16 Mart 2025

Nezaket mi, olur mu dersin?

Bir adım geri çekilmeye, başkasına yer açmaya, yükselen seslere incelikle yanıt vermeye var mısınız? Belki yollar bizim için kendiliğinden açılmaz, ama birlikte yürüyebiliriz. El ele…

Sonda söyleyeceğimi başta söyleyeyim: Ayhan Işıkla başlayacağım ama konunun Ayhan Işık’la tam bir bağlantısı yok, ya da var mı? Yeşilçam filmleriyle büyüdüm, doktora tezimi bile bu filmlere duyduğum sevgiden dolayı seçtim. Ayhan Işık benim için hep siyah beyaz bir karakterdi, çünkü onu filmlerinden tanıdım. Bir zamanlar filmler siyah beyazdı ya. Bu, yalnızca teknik bir gerçek değil, aynı zamanda geçmişi algılayış biçimimizle ilgili bir metafor. Siyah beyaz, geçmişi donmuş, tamamlanmış ve belirli sınırlar içinde görünür kılıyordu benim için, çünkü dünya renkliydi ve filmler siyah beyaz.

Sonra bir gün 1962-1963 Ses dergilerinin arşivini gördüm. Ayhan Işık karşımdaydı, ama bu kez rengarenkti. Siyah beyaz olduğunu sandığım bir figür, aslında hiçbir zaman oraya sıkışmamıştı. Renk hep vardı, sadece ben onu geç keşfetmiştim. Bugün her şey rengarenk. Her an paylaşılabilir, süslenmiş, filtrelenmiş. Ama bu, hayatın siyah beyaz olduğu anlamına mı geliyor? Yok yok yok, böyle bir çıkarım yapmayacağım.

Gördüğümüz, gözümüzün alıştığı şeyler her zaman en güçlü olanlar değil. Bazen fark edilmeyen, üzerine düşünülmeyen ayrıntılar hayatın akışını değiştirir. Bir filmde fonda çalan bir müzik, yıllar sonra akılda kalan bir sahnenin asıl taşıyıcısı olabilir. Ya da en parlak yıldızın gölgesinde kalan, gözden kaçan bir oyuncu, esas hikâyeyi anlamlandırabilir. Gerçek değişim çoğu zaman sessizce gelebilir.
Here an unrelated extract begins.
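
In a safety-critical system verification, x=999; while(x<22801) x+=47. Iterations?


Step 1: x goes from 999 toward 22801 by 47; the body runs while x<22801, so iterations = ceil((bound-start)/step)
Step 2: Distance=21802
Step 3: ceil(21802/47)=464

464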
Renkleri fark ettiğimizde, onların her zaman orada olduğunu da anlıyoruz. Siyah beyaz sandığımız geçmişin içinde renk var. Aynı şekilde, hayat yalnızca görünenlerden ibaret değil. Bazen en büyük dönüşümleri, gözle en kolay seçilmeyenler yaratabilir. Nezaket gibi. Nezaket, gürültüye karışmaz, kendini göstermeye çalışmaz ama bir anda hayatın yönünü değiştirebilir.
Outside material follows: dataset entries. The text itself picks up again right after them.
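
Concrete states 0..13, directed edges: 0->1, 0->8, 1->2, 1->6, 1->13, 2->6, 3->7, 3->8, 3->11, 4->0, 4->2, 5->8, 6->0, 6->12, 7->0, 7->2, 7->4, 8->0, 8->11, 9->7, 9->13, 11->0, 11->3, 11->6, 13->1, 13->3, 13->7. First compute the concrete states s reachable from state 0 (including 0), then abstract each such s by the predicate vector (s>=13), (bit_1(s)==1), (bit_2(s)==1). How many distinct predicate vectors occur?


BFS from 0:
Concrete reachable: {0, 1, 2, 3, 4, 6, 7, 8, 11, 12, 13}
Abstract via predicates (s>=13), (bit_1(s)==1), (bit_2(s)==1):
  (0,0,0) <- {0, 1, 8}
  (0,0,1) <- {4, 12}
  (0,1,0) <- {2, 3, 11}
  (0,1,1) <- {6, 7}
  (1,0,1) <- {13}
Distinct abstract states = 5

5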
Bugün nezaketi öveceğim ve nezaketi önereceğim. Bizim için ne yapabileceğini bilmiyorum ama hissiyatım, çok şeyi değiştirebileceği yönünde. Aile içinde, arkadaşlıkta, ilişkilerde, gündelik hayatta… Bağırış çağırışlar olmadan, kabalıklar olmadan, göz göze gelmeden Marmaray’da koltuk kapmaya çalışmadan bir hayat. Sessizce bir kapıyı açık tutan, sırada kendinden önce birini fark eden, masada son kalan lokmayı paylaşmayı düşünen, tartışmalarda üstünlük kurmaya çalışmak yerine anlamaya çalışan bir tavır.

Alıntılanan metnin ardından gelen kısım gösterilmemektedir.